Gimme some journalism



A new government has taken office, and we still know little about what it's planning. We know little because there have been so few articles in the media. There have been so few articles because there have been so few announcements. The media only respond to announcements; the only investigative journalism taking place at the moment are those in the United States staking out the flat where an actor died or the house of a drug-addled former singer. There is plenty to be found out in a new government, where uncertainty is high and loyalty to the incumbents low. The older journalists in Canberra are too lazy to go looking for stories; the younger ones don't know how.

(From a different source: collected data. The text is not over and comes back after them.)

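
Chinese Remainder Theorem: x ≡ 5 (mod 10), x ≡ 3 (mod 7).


m₁ = 10, m₂ = 7, gcd = 1, so CRT applies. M = m₁·m₂ = 70
Let M₁ = M/m₁ = 7, M₂ = M/m₂ = 10
Find y₁ ≡ M₁⁻¹ (mod m₁): 7⁻¹ ≡ 3 (mod 10)
Find y₂ ≡ M₂⁻¹ (mod m₂): 10⁻¹ ≡ 5 (mod 7)
x = a₁·M₁·y₁ + a₂·M₂·y₂ = 5·7·3 + 3·10·5 = 255
Reduce mod 70: x ≡ 45
Check: 45 mod 10 = 5 ✓, 45 mod 7 = 3 ✓

x ≡ 45 (mod 70)


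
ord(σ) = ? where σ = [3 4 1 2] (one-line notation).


Cycle decomposition: (1 3) (2 4)
Cycle lengths: 2, 2
Order = lcm(2, 2) = 2

ord(σ) = 2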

It's tempting to tie the demise of The Bulletin into this, but it was never big on investigative journalism. It was said that Kerry Packer maintained it for sentimental reasons, but it's also true that he wanted to keep it from asking questions he didn't want asked. It was this latter motivation, control and paranoia, that was most important in its latter years and the slow-acting poison that killed it.

Peter Coleman wrote:
The Bulletin may have been able to survive as a literary-political review of modest circulation. But as a weekly news magazine it was suffocated in cyberspace and the blogosphere.

The idea that there was no market for a news/current affairs magazine in Australia has been invalidated by the rise of The Monthly, New Matilda, Crikey, The Diplomat, Griffith Review, Eureka Street and others. At its best The Bulletin was large enough to contain these multitudes, and its own contradictions. ACP magazines could have kept it going if it had wanted to.

Just because Coleman could not have tamed the unruly technologies to which he refers doesn't mean that nobody could have. Australia is a bigger place than it was in Coleman's day, less able to be summed up within one magazine no matter how "bumper". He's right about Newsweek, though. Apart from the odd useful insight into US primaries or foreign policy, it was poor stuff.

Today it is one of those smaller magazines that are most likely to break the big exposes in coming years. The Fairfax broadsheets seem only big enough to take on their state governments, but only when they have gone as rancid as the Iemma government has. This piece by Mark Coultan is exactly the sort of thing that Bob Carr should have copped on a weekly, if not daily, basis during his lazy decade in office. It actually addresses real public policy issues and the nature of governance. This is the very sort of thing that political journalism should be all about.